It’s amazing but the creation of the portable mechanical watch is hard to trace exactly. It is generally assumed that it was Peter Henlein who first created portable clocks due to the popular demand for smaller clocks in the home in the late 15th century.
These clocks replaced the cumbersome church bell system with a spring-based system, providing power via a slowly unwinding spring. These portable clocks were quite inaccurate and did not feature minute or second hands until the 17th century. At that time, new developments by Tycho Brahe would allow for greater accuracy.
These early portable watches had a problem with the mainspring winding, and a component called a fuse was added to solve this problem. The fuse is a cone that serves to solve the problem created by winding the mainspring: that is, this voltage changes as it decreases.
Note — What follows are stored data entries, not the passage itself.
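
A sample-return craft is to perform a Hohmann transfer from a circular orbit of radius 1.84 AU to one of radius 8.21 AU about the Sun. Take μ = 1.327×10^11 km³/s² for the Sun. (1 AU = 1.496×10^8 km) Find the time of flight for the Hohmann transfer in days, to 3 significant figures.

In km: r₁ = 1.84 × 1.496×10^8 = 2.75264×10^8 km; r₂ = 8.21 × 1.496×10^8 = 1.228216×10^9 km.
Transfer-ellipse semi-major axis a_t = (r₁ + r₂)/2 = (2.75264×10^8 + 1.228216×10^9)/2 = 7.5174×10^8 km.
By Kepler's third law the transfer-orbit period is T = 2π√(a_t³/μ), so t = T/2 = 1.778×10^8 s.
Converting: 1.778×10^8 s ÷ 86400 s/day = 2060 days.

t = 2060 days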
The fuse seeks to stabilize this fluctuating voltage, but eventually became obsolete due to the bulk it added to clocks.
Progress in the manufacture of materials and increasingly perfected watchmaking techniques gradually created increasingly accurate watches, with precision pendulums and second-indicating hands. In the 20th century, electric, atomic and quartz clocks emerged, which gave manufacturers the means to measure time with extreme accuracy. The smaller and smaller circuits created by electronics made it possible to produce new types of portable watches in the last decades of the century. The traditional circular dial, with hands, was replaced by small digital panels, in which the measurement of time is presented in the form of luminous or dark numbers. Thanks to a tiny computer chip, electronic watches can have sophisticated alarm clock, calculator and agenda systems; others have a calendar and stopwatch.
We always need to count the time. The only thing that has changed is the way we strive to tell it.